London is extremely short of housing, but if you’re uber-wealthy then you’ll have no problem finding an amazing place to rent out.
This week, a report in the Financial Times, said that the increased scrutiny from the Panama Papers leak is encouraging many potential buyers of London properties worth over £10 million ($14 million) to rent instead.
The claim isn’t completely out of this world — data from estate agents EJ Harris at the end of last year showed that super-rich students were already hoovering up luxury rental property across London annually.
It also showed in that some of the world’s richest people collectively spend up to £100 million ($156 million) on renting prime properties in London — sometimes pay up to £10,000 ($15,622) per week on a serviced apartment in Knightsbridge, Mayfair, and Marylebone in London.
But these aren’t overseas students snapping up affordable housing — they’re renting out places that most families would spend their lifetime trying to afford.
According to EJ Harris, over 107,000 international students studying in London contribute £600 million ($924 million) in rental income to the capital’s rental market every year, with the wealthiest Chinese, Russian, and Malaysian students spending around £72,000 ($110,850) per annum on properties in the most sought-after addresses in London.
So what makes these properties so expensive to rent? Check it out some of the flats here.
The wealthiest Chinese, Russian, and Malaysian students typically spend up to £1,500 ($2,310) per week to live in the most sought-after addresses in London -- Mayfair, Knightsbridge, and South Kensington.

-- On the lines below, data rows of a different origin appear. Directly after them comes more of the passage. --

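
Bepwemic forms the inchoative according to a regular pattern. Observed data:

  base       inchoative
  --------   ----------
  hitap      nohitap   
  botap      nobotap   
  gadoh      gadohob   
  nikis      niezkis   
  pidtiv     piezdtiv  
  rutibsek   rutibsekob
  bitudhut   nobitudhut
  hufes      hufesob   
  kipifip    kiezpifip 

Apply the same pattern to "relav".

botap and kipifip both end in -p yet inflect differently (nobotap, kiezpifip), so the final letter is not what conditions the rule; the last vowel is.
"relav" has last vowel 'a'. The stems whose last vowel is 'a' (botap → nobotap, hitap → nohitap) add the prefix no-.
The other patterns: stems whose last vowel is 'i' insert -ez- after the first vowel; stems whose last vowel is 'e' or 'o' add -ob.
So relav → norelav.

norelav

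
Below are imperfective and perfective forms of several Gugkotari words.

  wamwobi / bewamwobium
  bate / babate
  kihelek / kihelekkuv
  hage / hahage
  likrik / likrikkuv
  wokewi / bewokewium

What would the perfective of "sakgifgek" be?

wokewi and likrik both have last vowel 'i' yet inflect differently (bewokewium, likrikkuv), so the last vowel is not what conditions the rule; the final letter is.
"sakgifgek" ends in -k. The stems ending in -k (likrik → likrikkuv, kihelek → kihelekkuv) double the final consonant and add -uv.
The other patterns: stems ending in -i add be- … -um around the stem; stems ending in -e repeat the first consonant+vowel as a prefix.
So sakgifgek → sakgifgekkuv.

sakgifgekkuv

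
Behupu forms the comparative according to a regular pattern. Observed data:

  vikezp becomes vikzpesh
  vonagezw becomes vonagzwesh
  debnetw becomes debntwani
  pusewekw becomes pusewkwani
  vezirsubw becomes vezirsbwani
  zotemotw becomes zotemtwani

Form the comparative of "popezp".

vonagezw and debnetw both end in -w yet inflect differently (vonagzwesh, debntwani), so the final letter is not what conditions the rule; the second-to-last letter is.
"popezp" has second-to-last letter 'z'. The stems whose second-to-last letter is 'z' (vikezp → vikzpesh, vonagezw → vonagzwesh) delete the last vowel and add -esh.
The other pattern: stems whose second-to-last letter is 'b', 'k' or 't' delete the last vowel and add -ani.
So popezp → popzpesh.

popzpesh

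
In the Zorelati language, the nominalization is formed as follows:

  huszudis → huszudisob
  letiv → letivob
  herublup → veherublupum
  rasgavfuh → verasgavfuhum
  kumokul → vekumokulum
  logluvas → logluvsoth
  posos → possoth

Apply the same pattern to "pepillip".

pepillipob

huszudis and logluvas both end in -s yet inflect differently (huszudisob, logluvsoth), so the final letter is not what conditions the rule; the last vowel is.
"pepillip" has last vowel 'i'. The stems whose last vowel is 'i' (huszudis → huszudisob, letiv → letivob) add -ob.
The other patterns: stems whose last vowel is 'u' add ve- … -um around the stem; stems whose last vowel is 'a' or 'o' delete the last vowel and add -oth.
So pepillip → pepillipob.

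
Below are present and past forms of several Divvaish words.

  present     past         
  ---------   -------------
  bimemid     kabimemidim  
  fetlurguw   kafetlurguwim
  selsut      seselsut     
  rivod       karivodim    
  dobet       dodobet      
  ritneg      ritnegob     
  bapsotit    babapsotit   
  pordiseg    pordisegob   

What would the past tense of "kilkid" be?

pordiseg and dobet both have last vowel 'e' yet inflect differently (pordisegob, dodobet), so the last vowel is not what conditions the rule; the final letter is.
"kilkid" ends in -d. The stems ending in -d (bimemid → kabimemidim, rivod → karivodim) add ka- … -im around the stem.
The other patterns: stems ending in -g add -ob; stems ending in -t repeat the first consonant+vowel as a prefix.
So kilkid → kakilkidim.

kakilkidim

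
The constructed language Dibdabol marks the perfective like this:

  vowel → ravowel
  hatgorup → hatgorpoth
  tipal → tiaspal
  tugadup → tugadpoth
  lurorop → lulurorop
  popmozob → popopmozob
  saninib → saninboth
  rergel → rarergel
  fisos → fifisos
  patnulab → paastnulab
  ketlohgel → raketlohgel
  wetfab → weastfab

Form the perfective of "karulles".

wetfab and saninib both end in -b yet inflect differently (weastfab, saninboth), so the final letter is not what conditions the rule; the last vowel is.
"karulles" has last vowel 'e'. The stems whose last vowel is 'e' (ketlohgel → raketlohgel, rergel → rarergel, vowel → ravowel) add the prefix ra-.
So karulles → rakarulles.

rakarulles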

The properties, like this one in Cadogan Gardens near Sloane Square, are always immaculate and have light, airy rooms -- even if it's a flat.
The bedrooms are impeccable and the rich parents of an overseas student will happily pay the equivalent of a year's wage for a typical British worker on a flat with a room like this.
EJ Harris says that on an annual basis 20% of inner London lettings clients are students, and 50% of these rentals are from overseas students.
The richest overseas students spend a huge £5,000 ($7,701) per week on luxury flats that have bedrooms bigger than the average London flat. This is a bedroom in Abbey Lodge near Regent's Park.
EJ Harris says that the reason for overseas students wanting a large flat for the time they're studying is so they can accommodate friends and family visiting them in London. Apparently, this can amount to £121 million ($186 million) extra in spending during the time a foreign student is studying here.
Despite the huge and envious space for entertaining, EJ Harris say landlords like overseas students because they are 'extremely good tenants, they are very studious and take their studies in London extremely seriously. They tend to be quiet, hard working and tidy.'
The estate agents say that 'smoking tends to be the only common vice' among wealthy overseas students. However the properties are so large, you can see why this wouldn't be too much of a problem.
However, overseas students that prefer to have more 'humble' rental properties can still snap up more regular two-bedroom apartments in Notting Hill, South Kensington, Shepherds Bush, or Bayswater for around £500 ($770) to £600 ($924) per week.